Montijo: faltam creches e médicos
O autarca Rui Canta associa o aumento de crianças à vinda de casais jovens residentes em zonas limítrofes da Área Metropolitana de Lisboa para o Montijo, "um dos concelhos com maior atratividade". "Até à construção da Ponte Vasco da Gama, o Montijo acompanhava o envelhecimento em todo o país, mas a partir daí tornou-se muito atrativo para casais jovens que veem a cidade crescer de forma ordenada e estruturada, mesmo sujeita à grande pressão urbanística". A Autarquia investe por ano meio milhão de euros na requalificação de escolas e admite que precisa de cada vez mais salas a partir do pré-escolar. Até aos três anos, a oferta é privada e assegurada pelas IPSS do concelho e o autarca assegura que há muita procura. "Ainda assim, a oferta adequa-se, a qualidade é muito boa e os preços competitivos face a outros municípios". Para o ano estão previstas oito novas salas de aulas em duas escolas básicas e já se planeia a construção de uma nova escola do 2.º e 3.º ciclos numa zona com prédios novos que há dez anos não existia . A falta de médicos de família é um desafio antigo que continua a assolar o concelho, como muitos outros do país, onde há milhares de utentes sem médico de família.

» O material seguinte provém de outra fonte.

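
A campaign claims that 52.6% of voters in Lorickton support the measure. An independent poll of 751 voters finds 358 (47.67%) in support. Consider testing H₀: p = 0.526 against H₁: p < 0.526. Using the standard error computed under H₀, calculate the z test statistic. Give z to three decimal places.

p̂ = 358/751 = 0.47670.
Under H₀, SE = √(0.526·0.474/751) = √(0.000331989) = 0.01822.
z = (0.47670 − 0.526)/0.01822 = -0.04930/0.01822 = -2.706.

z = -2.706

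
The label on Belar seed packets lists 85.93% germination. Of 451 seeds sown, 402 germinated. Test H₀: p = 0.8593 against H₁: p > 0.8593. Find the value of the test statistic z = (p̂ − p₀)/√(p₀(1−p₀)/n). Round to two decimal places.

z = 1.96

p̂ = 402/451 = 0.8914.
SE = √(p₀(1−p₀)/n) = √(0.1209/451) = 0.0164.
z = (0.8914 − 0.8593)/0.0164 = 0.0321/0.0164 = 1.96.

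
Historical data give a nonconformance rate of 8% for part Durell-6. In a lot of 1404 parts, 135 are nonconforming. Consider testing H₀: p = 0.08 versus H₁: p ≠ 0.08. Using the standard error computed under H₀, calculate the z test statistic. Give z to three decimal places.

z = 2.231

p̂ = 135/1404 = 0.09615.
Under H₀, SE = √(0.08·0.92/1404) = √(5.24217e-05) = 0.00724.
z = (0.09615 − 0.08)/0.00724 = 0.01615/0.00724 = 2.231.
p-value = 2·P(Z > 2.231) ≈ 0.0257.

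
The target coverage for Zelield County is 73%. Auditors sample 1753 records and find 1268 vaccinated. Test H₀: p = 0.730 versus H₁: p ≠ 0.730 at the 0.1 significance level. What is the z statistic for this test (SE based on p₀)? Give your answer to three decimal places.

z = -0.629

p̂ = 1268/1753 ≈ 0.72333.
Under H₀, SE = √(0.73·0.27/1753) = √(0.000112436) = 0.01060.
z = (0.72333 − 0.73)/0.01060 = -0.00667/0.01060 = -0.629.
p-value = 2·P(Z > 0.629) ≈ 0.5294; since p > α = 0.1, fail to reject H₀.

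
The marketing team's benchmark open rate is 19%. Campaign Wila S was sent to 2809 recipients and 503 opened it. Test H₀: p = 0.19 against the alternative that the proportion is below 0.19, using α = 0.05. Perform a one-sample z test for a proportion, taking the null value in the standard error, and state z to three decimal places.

p̂ = 503/2809 = 0.17907.
SE = √(p₀(1−p₀)/n) = √(0.1539/2809) = 0.00740.
z = (0.17907 − 0.19)/0.00740 = -0.01093/0.00740 = -1.477.
p-value = P(Z < -1.477) ≈ 0.0698. With α = 0.05, fail to reject H₀.

z = -1.477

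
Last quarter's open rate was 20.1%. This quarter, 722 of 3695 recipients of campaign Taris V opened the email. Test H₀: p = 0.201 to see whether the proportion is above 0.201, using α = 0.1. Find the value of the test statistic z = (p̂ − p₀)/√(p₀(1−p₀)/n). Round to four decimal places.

p̂ = 722/3695 ≈ 0.195399.
SE = √(p₀(1−p₀)/n) = √(0.1606/3695) = 0.006593.
z = (0.195399 − 0.201)/0.006593 = -0.005601/0.006593 = -0.8495.
p-value = P(Z > -0.850) ≈ 0.8022, so at α = 0.1 we fail to reject H₀.

z = -0.8495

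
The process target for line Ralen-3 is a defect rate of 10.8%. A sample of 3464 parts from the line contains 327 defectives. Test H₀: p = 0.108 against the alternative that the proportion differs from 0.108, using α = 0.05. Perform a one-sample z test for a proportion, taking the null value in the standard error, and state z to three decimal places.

p̂ = 327/3464 = 0.094400.
Under H₀, SE = √(0.108·0.892/3464) = √(2.78106e-05) = 0.005274.
z = (0.094400 − 0.108)/0.005274 = -0.013600/0.005274 = -2.579.
p-value = 2·P(Z > 2.579) ≈ 0.0099; since p < α = 0.05, reject H₀.

z = -2.579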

Vila do Bispo: dinheiro a cada bebé que nasce
A Autarquia algarvia aumentou o número de salas em escolas básicas. "Ter mais crianças é muito gratificante", afirma fonte oficial da Autarquia, sem conseguir explicar se este aumento se deve à chegada de imigrantes ou fixação de jovens portugueses. A Autarquia aponta o apoio financeiro às famílias pelos nascimentos (750 euros no caso do primeiro filho, 1000 para o segundo e 1250 para os restantes) como um grande incentivo. Foi necessário aumentar salas de 1.º Ciclo e de jardim de infância e abrir um jardim de infância no Burgau.
Odivelas: a ajuda das mães estrangeiras
Odivelas atribui o aumento da natalidade à juventude que sempre caracterizou o concelho e ao saldo migratório dos últimos dez anos. "Em 2021, cerca de 26% do total de nascimentos de residentes em Odivelas foram de mães estrangeiras", afirma fonte oficial da Autarquia. Perante o aumento da natalidade, o município tem apostado na construção de escolas com jardins de infância, como a EB Mosteiro - Odivelas e o Jardim de Infância Alzira Beatriz Pacheco, em Póvoa de Santo Adrião, cujo investimento supera os sete milhões de euros e serve 210 crianças. "Relativamente às creches, o município presta apoio às famílias através do Programa FASE e procura, junto dos seus parceiros, instituições, ceder terrenos em regime de comodato, apoiando financeiramente a construção de equipamentos sociais com resposta de creche". Outros apoios, como o IMI familiar e o desenvolvimento de condições de qualificação urbana, como a construção de ciclovias e a melhoria do espaço público são outras formas de fixar e atrair população, afirma a Autarquia. As fichas de atividades para alunos do 1.º e 2.º ciclos são gratuitas e há kits escolares gratuitos para as crianças do pré-escolar e 1.º ciclo, passe para crianças e jovens com menos de 13 anos e comparticipação do passe para os maiores de 13.